The day after we moved last summer, when both the temperature and humidity might have been in triple digits, our new doorbell rang.
There to welcome us, bright and early, holding a plate of warm blueberry muffins, was Mrs. Rueseler, our new next-door neighbor.
She came into our disheveled new home that was still artistically decorated with cardboard boxes stacked everywhere. She didn't mind at all. As she sat on the living-room sofa, she was introduced to our ruling feline, Missy Kitty.
Mrs. Rueseler felt like she already knew Missy Kitty from reading about her in this column. She said to the cat: "Hello, Missy Kitty. I'm Miss Kitty. And we're going to be great friends."
We didn't know until later in our visit that Miss Kitty and Missy Kitty had already introduced themselves.
Anyone who knew Catherine Rueseler for longer than five minutes called her Kitty. She was a Southern charmer at 89, soon to be 90. She was an elegant belle and a steel magnolia at the same time. That's hard to pull off, but Kitty did it with style.
Just so we would be prepared, Kitty told us her doctors hadn't given her more than a few months to live. She made it nearly a year, during which time she was honored with a 90th birthday anniversary bash.
You could get a sense of Kitty's style from the display of hats and gloves she wore at most every public event outside the home until such convention fell, like so many tokens of a more elegant time, by the wayside.
Those hats were beautifully displayed, with Kitty's assistance, at the relatively new Cape Girardeau County History Museum in Jackson.
Now, about that earlier meeting between the two Kittys.
Missy Kitty, like most cats, is a creature of habit. Once a cat establishes a routine, there is heck to pay if that routine is interrupted in any way.
Well, a move across town would do that, wouldn't it?
After bringing Missy Kitty to her new home in a pet carrier, we let her out to explore her new surroundings. She immediately disappeared. Vanished. We suspected she might be making her way back to the house we had just left. We fully expected a phone call from the new owners to inform us that she was back "home."
But Kitty knew better. When she got up that morning on Day Two of the move, she looked out on her patio and saw Missy Kitty asleep on one of the patio chairs.

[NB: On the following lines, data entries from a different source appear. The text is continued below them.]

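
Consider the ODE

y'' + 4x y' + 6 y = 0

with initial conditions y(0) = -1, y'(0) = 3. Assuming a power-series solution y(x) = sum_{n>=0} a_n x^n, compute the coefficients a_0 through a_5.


Ansatz: y(x) = sum_{n>=0} a_n x^n, so y'(x) = sum_{n>=1} n a_n x^(n-1) and y''(x) = sum_{n>=2} n(n-1) a_n x^(n-2).
Substitute into P(x) y'' + Q(x) y' + R(x) y = 0 with P(x) = 1, Q(x) = 4x, R(x) = 6, and match powers of x.
Initial conditions: a_0 = -1, a_1 = 3.
Setting the coefficient of each power of x to zero and solving order by order (substituting the coefficients already found):
  x^0: 2 a_2 + 6 a_0 = 0  ->  2 a_2 = -6 a_0 = 6  ->  a_2 = 3
  x^1: 6 a_3 + 10 a_1 = 0  ->  6 a_3 = -10 a_1 = -30  ->  a_3 = -5
  x^2: 12 a_4 + 14 a_2 = 0  ->  12 a_4 = -14 a_2 = -42  ->  a_4 = -7/2
  x^3: 20 a_5 + 18 a_3 = 0  ->  20 a_5 = -18 a_3 = 90  ->  a_5 = 9/2
Truncated series: y(x) = -1 + 3 x + 3 x^2 - 5 x^3 - (7/2) x^4 + (9/2) x^5 + O(x^6).

a_0 = -1; a_1 = 3; a_2 = 3; a_3 = -5; a_4 = -7/2; a_5 = 9/2


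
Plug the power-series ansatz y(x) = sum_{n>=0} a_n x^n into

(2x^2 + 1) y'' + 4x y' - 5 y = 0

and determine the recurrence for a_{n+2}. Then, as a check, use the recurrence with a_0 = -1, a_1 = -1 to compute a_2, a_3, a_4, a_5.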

Kitty apologized that she hadn't put any cushions in the chairs, which meant Missy Kitty had slept on bare metal. We assured Kitty that Missy Kitty did not appear to be any the worse for wear. We only hoped the cat wouldn't become a nuisance for our new neighbor.
Missy Kitty has a way of making new friends on her own. We know of a couple of our new neighbors who put out saucers of milk for her. No wonder she gained half a pound this past year.
"Cut down on her food," the vet advised. OK, but how do we get everyone else caught in the palm of her paw to do the same?
A couple of Kitty's neighbors understood how difficult it was for her to retrieve the Southeast Missourian thrown in her driveway near the street. Whenever I saw the paper so far from her front door I would go over and take it to the door. I had no idea if Kitty even knew who was responsible.
One day the doorbell rang again. It was Kitty's daughter with a bouquet of beautiful tulips, one of my wife's favorite flowers. The flowers were to thank us for making Kitty's newspaper more accessible each morning.
How many times, do you suppose, over 90 years had Kitty been responsible for similar acts of kindness and generosity? It would be impossible, I know, to count them.
My wife and I -- and Missy Kitty -- will always count our nearly 11 months as her next-door neighbor as an honor and a privilege. Enjoying a window view of the birches in her backyard, particularly during the winter, is among the many happy memories Miss Kitty leaves for us to share.
Joe Sullivan is the retired editor of the Southeast Missourian.